The words on social media look the same, whether you’re a humble dad in Nebraska or a Holocaust denying politician in the deep south. And either can be faked, because the playing field is leveled.

SO NOW WHAT?

We dust off our websites. Clean ’em up a bit. Get rid of any nasty 3rd party ad tracking. Get rid of comments (since anyone can appear and dirty up the place). We treat our space like our own little cafe.

We won’t have the same foot traffic like a the mall (not yet), but the people who do show up are signaling that they want what we have. I know, losing that 2000+ followers is a bummer, but remember you’re probably only reaching 10% on a given day anyway.

The Afterthought

Posting five times a day in 2003 was a thing, but if I posted 10 times, I would double my traffic.

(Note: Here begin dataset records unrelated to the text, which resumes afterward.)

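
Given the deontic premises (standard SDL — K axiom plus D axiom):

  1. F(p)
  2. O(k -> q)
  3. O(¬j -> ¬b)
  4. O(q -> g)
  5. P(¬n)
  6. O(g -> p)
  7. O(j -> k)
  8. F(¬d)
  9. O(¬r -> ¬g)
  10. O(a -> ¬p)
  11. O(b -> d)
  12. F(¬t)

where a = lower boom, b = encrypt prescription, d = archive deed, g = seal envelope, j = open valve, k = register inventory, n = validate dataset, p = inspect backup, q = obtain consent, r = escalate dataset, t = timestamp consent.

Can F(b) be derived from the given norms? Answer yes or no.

F(p) at premise 1 means O(¬p).
The contrapositive of premise 6 (O(g -> p)) is O(¬p -> ¬g), and O(¬p) is already established, so O(¬g).
Premise 4, O(q -> g), contraposes to O(¬g -> ¬q); with O(¬g) we get O(¬q).
Premise 2 is O(k -> q); contrapositively O(¬q -> ¬k). Since O(¬q) holds, K gives O(¬k).
Premise 7, O(j -> k), contraposes to O(¬k -> ¬j); with O(¬k) we get O(¬j).
Applying K to premise 3 (O(¬j -> ¬b)) and O(¬j) yields O(¬b).
Premises 5, 8, 9, 10, 11, 12 do not contribute to this derivation.
So O(¬b) holds, i.e. F(b). The claim follows.

Yes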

And that meant with good CPMs I could make more money. And we all did it. Post 10 times? Let’s post 12 times. Oh, a run of the mill “band announces tour date” press release? Gimmie it, I’ll post it! It was the rush to get stuff – any stuff – posted.

The afterthought was people.

Fast forward to 2008 or so, I was working at AOL Music, as editor of Noise Creep. We got a directive to post as much as we could to fill up the search engines. We were publishing 20+ posts a day. Each post was an excuse to share the link on Facebook and Twitter, too. More posts, more social media, more traffic, more money.

The afterthought here was people.

No wonder I burned out and hated music and bombed an interview with Google Music (yep.)

This was websites, and media outlets, but now I see it with bands, brands, labels, anyone with something to talk about. Tweet all day, around the clock. Posting photos all day to Instagram isn’t enough, so here’s some live fucking video of me in between the time I’m posting photos on Instagram.

The afterthought here is people.

Did our fans gain more hours in the day? Nope. Just because we all have super computers in our pockets doesn’t mean we should all be filling eyeballs and ear holes with content (and SquareSpace ads).

This’ll change. Content marketing is now color by numbers. There’s a map. And when there’s a map, it becomes less valuable because anyone can follow a map (go read Seth Godin’s ‘Linchpin’).

All of this daily, 24/7 publishing machinery is for the money. The clicks, the downloads, the listens – it’s because the more you publish the more you can sell advertising – until everyone checks the fuck out.